Optimal Management of Mobile Energy Generation and Storage Systems

Abstract

As the global demand for energy increases, new technologies are needed to satisfy the necessity for the electrical network growth. As part of a Smart Grid (SG), Distributed Energy Resources (DERs) are adopted to enhance the efficiency, stability, reliability, and the power quality of the electric grid, in addition to, deferring the need for network upgrades. However, in many cases, there is a temporary need for a DER supply such as during peak grid prices, planned outages, and forced outages. Thus, a mobile energy resource can be utilized in these cases to serve several customers. The research presented in this thesis proposes a new approach to optimally dispatch and schedule a Mobile Energy Generation and Storage System (MEGSS) fleet of electric trucks that encompass three types of DER, namely photo-voltaic (PV) panels, dispatchable generator, and battery energy storage system (BESS). The aim of the proposed approach is to maximize the profit of the MEGSS while meeting customers' requirements. The outcomes of the proposed approach are the day-ahead optimal decisions regarding the customers to be served, the route to be followed by each MEGSS in the fleet, and the onboard resources scheduling. To develop these optimal decisions, the proposed approach utilizes traffic information, customers’ requests, PV generation forecast, and offered energy and demand charges. The MEGSS dispatch problem is formulated as a mixed-integer non-linear programming (MINLP) problem, which is decomposed into two sub-problems: an outer problem and an inner problem.
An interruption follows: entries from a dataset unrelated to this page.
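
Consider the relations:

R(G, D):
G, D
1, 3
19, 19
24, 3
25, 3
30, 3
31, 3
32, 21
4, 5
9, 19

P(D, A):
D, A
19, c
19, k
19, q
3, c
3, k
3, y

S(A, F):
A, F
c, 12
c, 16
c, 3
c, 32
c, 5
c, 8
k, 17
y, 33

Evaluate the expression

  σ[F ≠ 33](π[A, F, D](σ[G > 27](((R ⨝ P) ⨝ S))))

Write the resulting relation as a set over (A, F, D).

{(c, 12, 3), (c, 16, 3), (c, 3, 3), (c, 32, 3), (c, 5, 3), (c, 8, 3), (k, 17, 3)}

R ⋈ P (natural join on D): {(1, 3, c), (1, 3, k), (1, 3, y), (19, 19, c), (19, 19, k), (19, 19, q), (24, 3, c), (24, 3, k), (24, 3, y), (25, 3, c), (25, 3, k), (25, 3, y), (30, 3, c), (30, 3, k), (30, 3, y), (31, 3, c), (31, 3, k), (31, 3, y), (9, 19, c), (9, 19, k), (9, 19, q)}
(R ⨝ P) ⋈ S (natural join on A): {(1, 3, c, 12), (1, 3, c, 16), (1, 3, c, 3), (1, 3, c, 32), (1, 3, c, 5), (1, 3, c, 8), (1, 3, k, 17), (1, 3, y, 33), (19, 19, c, 12), (19, 19, c, 16), (19, 19, c, 3), (19, 19, c, 32), (19, 19, c, 5), (19, 19, c, 8), (19, 19, k, 17), (24, 3, c, 12), (24, 3, c, 16), (24, 3, c, 3), (24, 3, c, 32), (24, 3, c, 5), (24, 3, c, 8), (24, 3, k, 17), (24, 3, y, 33), (25, 3, c, 12), (25, 3, c, 16), (25, 3, c, 3), (25, 3, c, 32), (25, 3, c, 5), (25, 3, c, 8), (25, 3, k, 17), (25, 3, y, 33), (30, 3, c, 12), (30, 3, c, 16), (30, 3, c, 3), (30, 3, c, 32), (30, 3, c, 5), (30, 3, c, 8), (30, 3, k, 17), (30, 3, y, 33), (31, 3, c, 12), (31, 3, c, 16), (31, 3, c, 3), (31, 3, c, 32), (31, 3, c, 5), (31, 3, c, 8), (31, 3, k, 17), (31, 3, y, 33), (9, 19, c, 12), (9, 19, c, 16), (9, 19, c, 3), (9, 19, c, 32), (9, 19, c, 5), (9, 19, c, 8), (9, 19, k, 17)}
σ[G > 27]: keep tuples satisfying G > 27 → {(30, 3, c, 12), (30, 3, c, 16), (30, 3, c, 3), (30, 3, c, 32), (30, 3, c, 5), (30, 3, c, 8), (30, 3, k, 17), (30, 3, y, 33), (31, 3, c, 12), (31, 3, c, 16), (31, 3, c, 3), (31, 3, c, 32), (31, 3, c, 5), (31, 3, c, 8), (31, 3, k, 17), (31, 3, y, 33)}
π[A, F, D]: project onto (A, F, D) (8 duplicate(s) eliminated) → {(c, 12, 3), (c, 16, 3), (c, 3, 3), (c, 32, 3), (c, 5, 3), (c, 8, 3), (k, 17, 3), (y, 33, 3)}
σ[F ≠ 33]: keep tuples satisfying F ≠ 33 → {(c, 12, 3), (c, 16, 3), (c, 3, 3), (c, 32, 3), (c, 5, 3), (c, 8, 3), (k, 17, 3)}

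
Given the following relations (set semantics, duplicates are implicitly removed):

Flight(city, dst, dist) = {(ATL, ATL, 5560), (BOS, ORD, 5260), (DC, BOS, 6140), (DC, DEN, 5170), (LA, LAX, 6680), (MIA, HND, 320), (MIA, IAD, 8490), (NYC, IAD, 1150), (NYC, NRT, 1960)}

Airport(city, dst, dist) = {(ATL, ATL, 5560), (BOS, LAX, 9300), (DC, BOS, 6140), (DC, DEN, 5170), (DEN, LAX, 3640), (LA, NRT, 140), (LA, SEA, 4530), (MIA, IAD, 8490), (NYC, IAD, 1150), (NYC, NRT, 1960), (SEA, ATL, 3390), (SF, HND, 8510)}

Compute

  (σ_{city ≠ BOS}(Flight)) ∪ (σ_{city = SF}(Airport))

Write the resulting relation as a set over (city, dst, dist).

Filtering on city ≠ BOS leaves {(ATL, ATL, 5560), (DC, BOS, 6140), (DC, DEN, 5170), (LA, LAX, 6680), (MIA, HND, 320), (MIA, IAD, 8490), (NYC, IAD, 1150), (NYC, NRT, 1960)}.
Filtering on city = SF leaves {(SF, HND, 8510)}.
Set union of the two operands is {(ATL, ATL, 5560), (DC, BOS, 6140), (DC, DEN, 5170), (LA, LAX, 6680), (MIA, HND, 320), (MIA, IAD, 8490), (NYC, IAD, 1150), (NYC, NRT, 1960), (SF, HND, 8510)}.

{(ATL, ATL, 5560), (DC, BOS, 6140), (DC, DEN, 5170), (LA, LAX, 6680), (MIA, HND, 320), (MIA, IAD, 8490), (NYC, IAD, 1150), (NYC, NRT, 1960), (SF, HND, 8510)}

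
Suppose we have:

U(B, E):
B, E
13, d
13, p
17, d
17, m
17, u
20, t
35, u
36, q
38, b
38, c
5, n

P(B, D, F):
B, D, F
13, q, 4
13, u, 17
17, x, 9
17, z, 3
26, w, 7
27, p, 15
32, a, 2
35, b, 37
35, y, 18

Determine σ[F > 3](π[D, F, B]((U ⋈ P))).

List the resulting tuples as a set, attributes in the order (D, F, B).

{(b, 37, 35), (q, 4, 13), (u, 17, 13), (x, 9, 17), (y, 18, 35)}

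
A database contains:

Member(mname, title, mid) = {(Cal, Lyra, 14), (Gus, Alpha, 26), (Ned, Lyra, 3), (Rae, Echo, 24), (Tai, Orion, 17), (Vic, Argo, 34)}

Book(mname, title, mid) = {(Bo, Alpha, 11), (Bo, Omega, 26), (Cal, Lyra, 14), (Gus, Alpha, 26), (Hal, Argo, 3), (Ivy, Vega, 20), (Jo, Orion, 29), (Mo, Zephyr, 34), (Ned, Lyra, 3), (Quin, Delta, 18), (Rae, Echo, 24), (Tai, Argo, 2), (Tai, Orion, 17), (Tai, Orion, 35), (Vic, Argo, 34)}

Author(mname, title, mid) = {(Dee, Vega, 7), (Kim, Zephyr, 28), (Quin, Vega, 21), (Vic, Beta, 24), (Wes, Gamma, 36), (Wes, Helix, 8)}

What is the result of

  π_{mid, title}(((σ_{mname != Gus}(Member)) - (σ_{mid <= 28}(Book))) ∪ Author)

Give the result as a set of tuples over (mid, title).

Selection mname != Gus: {(Cal, Lyra, 14), (Ned, Lyra, 3), (Rae, Echo, 24), (Tai, Orion, 17), (Vic, Argo, 34)}
Selection mid <= 28: {(Bo, Alpha, 11), (Bo, Omega, 26), (Cal, Lyra, 14), (Gus, Alpha, 26), (Hal, Argo, 3), (Ivy, Vega, 20), (Ned, Lyra, 3), (Quin, Delta, 18), (Rae, Echo, 24), (Tai, Argo, 2), (Tai, Orion, 17)}
Set difference of the two operands is {(Vic, Argo, 34)}.
Set union of the two operands is {(Dee, Vega, 7), (Kim, Zephyr, 28), (Quin, Vega, 21), (Vic, Argo, 34), (Vic, Beta, 24), (Wes, Gamma, 36), (Wes, Helix, 8)}.
Projecting to mid, title: {(21, Vega), (24, Beta), (28, Zephyr), (34, Argo), (36, Gamma), (7, Vega), (8, Helix)}

{(21, Vega), (24, Beta), (28, Zephyr), (34, Argo), (36, Gamma), (7, Vega), (8, Helix)}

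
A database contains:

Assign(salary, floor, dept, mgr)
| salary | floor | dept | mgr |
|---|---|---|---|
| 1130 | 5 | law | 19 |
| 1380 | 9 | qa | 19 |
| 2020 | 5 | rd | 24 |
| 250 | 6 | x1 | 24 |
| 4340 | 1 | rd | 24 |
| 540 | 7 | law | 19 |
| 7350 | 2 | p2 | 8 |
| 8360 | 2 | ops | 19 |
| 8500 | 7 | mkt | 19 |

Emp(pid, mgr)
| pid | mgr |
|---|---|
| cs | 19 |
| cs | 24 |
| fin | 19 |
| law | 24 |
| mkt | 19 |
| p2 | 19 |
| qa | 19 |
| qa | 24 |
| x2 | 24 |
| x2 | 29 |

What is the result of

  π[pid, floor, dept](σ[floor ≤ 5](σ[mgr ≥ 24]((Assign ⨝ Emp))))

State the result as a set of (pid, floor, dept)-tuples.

{(cs, 1, rd), (cs, 5, rd), (law, 1, rd), (law, 5, rd), (qa, 1, rd), (qa, 5, rd), (x2, 1, rd), (x2, 5, rd)}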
The outer problem decides on the customers to be served and the route to be followed, while the inner problem decides on the onboard resources scheduling. The resulted optimal decisions will be used by the dispatch center to mobilize and schedule the fleet of MEGSS units.The proposed approach has been tested on a typical set of 19 industrial customers to optimally dispatch a sample fleet of two trucks. Results show a maximum daily profit of ＄945 by using two trucks. The suggested method successfully achieved the anticipated goal of the system of attaining maximum profits by reducing daily operation costs.